Es una llamada de alerta para los demás expresidentes, cuyos casos podrían ganar viada y presión entre la opinión pública. Y es, sin duda, un recuerdo del lawfare que victimizó a los líderes de la izquierda en toda Latinoamérica, salvo en el Perú.

Toledo encarnó la esperanza frente a la dictadura. La nueva política que surgía de entre los escombros del viejo régimen. La reivindicación chola que se impuso, solitaria, a la gran maquinaria corrupta del japonés. La primavera democrática que nació de entre los gases lacrimógenos, pero que rápidamente se hizo otoño.

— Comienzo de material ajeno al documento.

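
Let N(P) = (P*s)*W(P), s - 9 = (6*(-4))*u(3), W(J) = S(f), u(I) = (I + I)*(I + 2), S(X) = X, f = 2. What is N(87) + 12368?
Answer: -111346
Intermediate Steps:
u(I) = 2*I*(2 + I) (u(I) = (2*I)*(2 + I) = 2*I*(2 + I))
W(J) = 2
s = -711 (s = 9 + (6*(-4))*(2*3*(2 + 3)) = 9 - 48*3*5 = 9 - 24*30 = 9 - 720 = -711)
N(P) = -1422*P (N(P) = (P*(-711))*2 = -711*P*2 = -1422*P)
N(87) + 12368 = -1422*87 + 12368 = -123714 + 12368 = -111346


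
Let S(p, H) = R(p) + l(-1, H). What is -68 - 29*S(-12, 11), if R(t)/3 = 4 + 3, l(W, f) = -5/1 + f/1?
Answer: -851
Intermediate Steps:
l(W, f) = -5 + f (l(W, f) = -5*1 + f*1 = -5 + f)
R(t) = 21 (R(t) = 3*(4 + 3) = 3*7 = 21)
S(p, H) = 16 + H (S(p, H) = 21 + (-5 + H) = 16 + H)
-68 - 29*S(-12, 11) = -68 - 29*(16 + 11) = -68 - 29*27 = -68 - 783 = -851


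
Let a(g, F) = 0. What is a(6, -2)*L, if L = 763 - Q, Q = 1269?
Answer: 0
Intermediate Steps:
L = -506 (L = 763 - 1*1269 = 763 - 1269 = -506)
a(6, -2)*L = 0*(-506) = 0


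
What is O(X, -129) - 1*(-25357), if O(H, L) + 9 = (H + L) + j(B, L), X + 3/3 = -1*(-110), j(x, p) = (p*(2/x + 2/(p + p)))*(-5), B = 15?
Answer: 25409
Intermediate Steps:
j(x, p) = -5*p*(1/p + 2/x) (j(x, p) = (p*(2/x + 2/((2*p))))*(-5) = (p*(2/x + 2*(1/(2*p))))*(-5) = (p*(2/x + 1/p))*(-5) = (p*(1/p + 2/x))*(-5) = -5*p*(1/p + 2/x))
X = 109 (X = -1 - 1*(-110) = -1 + 110 = 109)
O(H, L) = -14 + H + L/3 (O(H, L) = -9 + ((H + L) + (-5 - 10*L/15)) = -9 + ((H + L) + (-5 - 10*L*1/15)) = -9 + ((H + L) + (-5 - 2*L/3)) = -9 + (-5 + H + L/3) = -14 + H + L/3)
O(X, -129) - 1*(-25357) = (-14 + 109 + (1/3)*(-129)) - 1*(-25357) = (-14 + 109 - 43) + 25357 = 52 + 25357 = 25409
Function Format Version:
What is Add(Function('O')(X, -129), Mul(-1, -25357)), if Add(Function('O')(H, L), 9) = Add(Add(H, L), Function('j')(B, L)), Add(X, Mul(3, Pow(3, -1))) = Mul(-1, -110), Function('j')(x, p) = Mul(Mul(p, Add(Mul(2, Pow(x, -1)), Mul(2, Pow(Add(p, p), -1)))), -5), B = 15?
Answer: 25409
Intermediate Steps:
Function('j')(x, p) = Mul(-5, p, Add(Pow(p, -1), Mul(2, Pow(x, -1)))) (Function('j')(x, p) = Mul(Mul(p, Add(Mul(2, Pow(x, -1)), Mul(2, Pow(Mul(2, p), -1)))), -5) = Mul(Mul(p, Add(Mul(2, Pow(x, -1)), Mul(2, Mul(Rational(1, 2), Pow(p, -1))))), -5) = Mul(Mul(p, Add(Mul(2, Pow(x, -1)), Pow(p, -1))), -5) = Mul(Mul(p, Add(Pow(p, -1), Mul(2, Pow(x, -1)))), -5) = Mul(-5, p, Add(Pow(p, -1), Mul(2, Pow(x, -1)))))
X = 109 (X = Add(-1, Mul(-1, -110)) = Add(-1, 110) = 109)
Function('O')(H, L) = Add(-14, H, Mul(Rational(1, 3), L)) (Function('O')(H, L) = Add(-9, Add(Add(H, L), Add(-5, Mul(-10, L, Pow(15, -1))))) = Add(-9, Add(Add(H, L), Add(-5, Mul(-10, L, Rational(1, 15))))) = Add(-9, Add(Add(H, L), Add(-5, Mul(Rational(-2, 3), L)))) = Add(-9, Add(-5, H, Mul(Rational(1, 3), L))) = Add(-14, H, Mul(Rational(1, 3), L)))
Add(Function('O')(X, -129), Mul(-1, -25357)) = Add(Add(-14, 109, Mul(Rational(1, 3), -129)), Mul(-1, -25357)) = Add(Add(-14, 109, -43), 25357) = Add(52, 25357) = 25409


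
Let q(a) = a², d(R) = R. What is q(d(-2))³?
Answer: 64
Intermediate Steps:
q(d(-2))³ = ((-2)²)³ = 4³ = 64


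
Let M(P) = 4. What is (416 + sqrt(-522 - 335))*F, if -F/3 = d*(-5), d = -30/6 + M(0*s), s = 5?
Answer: -6240 - 15*I*sqrt(857) ≈ -6240.0 - 439.12*I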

Toledo fue ese sueño democrático que despertó de golpe y con resaca. Creó el piloto automático, el ‘amigo elegido’ y el inefable ‘chorreo’. El hacerse el ‘muertito’ y flotar por años. Se adelantó a Dina en acuñar el margen de error como popularidad y se adelantó a Acuña en el gazapo político cuando aún no existía el meme. Frivolizó mortalmente la imagen presidencial, reinventó la tensión entre Gobierno y Congreso, metió a la familia a Palacio y nos legó la nefasta descentralización.

La caída de Toledo es también un poco la caída de esa democracia liberal que intentó gobernar con crecimiento económico, estabilidad política y plenas libertades. Fue una combinación que duró poco (2001-2018), pero que encarnó la esperanza de tener un país con cifras en azul, partidos políticos democráticos, legitimidad y continuidad en el poder: sin vacancias, renuncias ni cierres del Congreso.

Un superciclo que redistribuyó riqueza e incluyó a millones, que sacó a otros millones de la pobreza, que modernizó el aparato estatal y creó una burocracia de tecnócratas.

Un país que desapareció hace algunos años, arrasado por sus propias contradicciones, deslegitimado por la frivolidad y la corrupción de sus autoridades, devorado por el odio de sus desconcertadas gentes.